Affirmant ne pas avoir de pays de rechange, il a mis en garde ceux qui s’adonnent à une politique inhumaine centrée sur des intérêts égoïstes. «Si à l’origine faire la politique désignait un service désintéressé de la société pour le compte du peuple souverain, aujourd’hui elle devient quête de pouvoir personnel et conservation sans partage de celui-ci, au détriment du peuple», a-t-il regretté. Paraphrasant le pape François lors de son message de la Journée mondiale de la paix, le 1er janvier 2019, Basile Mve a indiqué que «la recherche du pouvoir à tout prix porte à des abus et à des injustices». Pour lui, ce message était une adresse aux «politiciens qui ont fait de l’arène politique le lieu des sévices et de la mascarade». «Une telle politique politicienne met à mal l’équilibre de notre société et fragilise considérablement notre bien-être». «Il nous faut faire la politique autrement», a exhorté Basile Mve appelant à la responsabilité des hommes politiques pour la protection des populations «(…) en rendant un avenir meilleur pour tous».

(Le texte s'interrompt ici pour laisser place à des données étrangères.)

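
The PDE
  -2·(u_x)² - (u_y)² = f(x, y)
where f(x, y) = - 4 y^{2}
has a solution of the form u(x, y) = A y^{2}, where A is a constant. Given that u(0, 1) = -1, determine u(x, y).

Substitute the ansatz u = A y^{2} into the left-hand side.
Derivatives of the ansatz:
  u_x = 0
  u_y = 2 A y
Term by term:
  -2·(u_x)² = 0
  -(u_y)² = - 4 A^{2} y^{2}
So the left-hand side equals
  - 4 A^{2} y^{2}
This must equal f(x, y) = - 4 y^{2} identically.
Matching coefficients of the independent functions:
  [y^{2}]:  - 4 A^{2} = -4
These equations allow (A) = (-1) or (1).
Impose the point condition(s):
  u(0, 1) = -1  ⟹  A = -1
Only A = -1 satisfies everything.
Hence u(x, y) = - y^{2}.

Answer: u(x, y) = - y^{2}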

Pour l’archevêque métropolitain de Libreville, cet horizon n’est réalisable qu’à trois conditions: «le respect fondamental de la vie, de la liberté et de la dignité des personnes». «Le politicien qui tourne le dos aux vices de l’égoïsme et de la prédation, et qui emprunte le chemin de la vertu, peut-être dit heureux de cette béatitude qui consacre son œuvre humaine en charité vraie pour ses concitoyens». Basile Mve dénonce ce qui divise et confine les populations «dans les enclaves sociologiques ou politiques». «Nous nous fragilisons ainsi et humilions notre pays en cédant à l’infamie des “sorciers” cités dans notre hymne national, “ces perfides trompeurs qui semaient le poison et répandaient la peur”», dit-il. Basile Mve est convaincu que les difficultés actuelles du Gabon «sont une occasion pour apprendre à mieux nous connaître, mieux nous apprécier, mieux nous aimer et mieux nous ressaisir»«C’est la voie de notre véritable concorde et de notre paix».

 
 

2 Commentaires

  1. Maganga Octave dit :

    Basile Mvé Ondimba…

  2. Quand Mgr Basile Mvé parle de : respect fondamental de la vie, de la liberté et de la dignité des personnes, de qui se moque t’il ? Aucune messe pour les martyrs du 31 Août 2016 alors le commando de la cour constitutionnel conduit par Mbourantso a eu L’HONNEUR à une messe d’action de grâce. Que toute personne baptisée par Mgr Mvé Engone, lui RESTITUE leur carte de baptême. DE MÊME,TOUTES LES MESSES CÉLÉBRÉES PAR MGR BASILE MVE DOIVENT ETRE BOYCOTTÉES.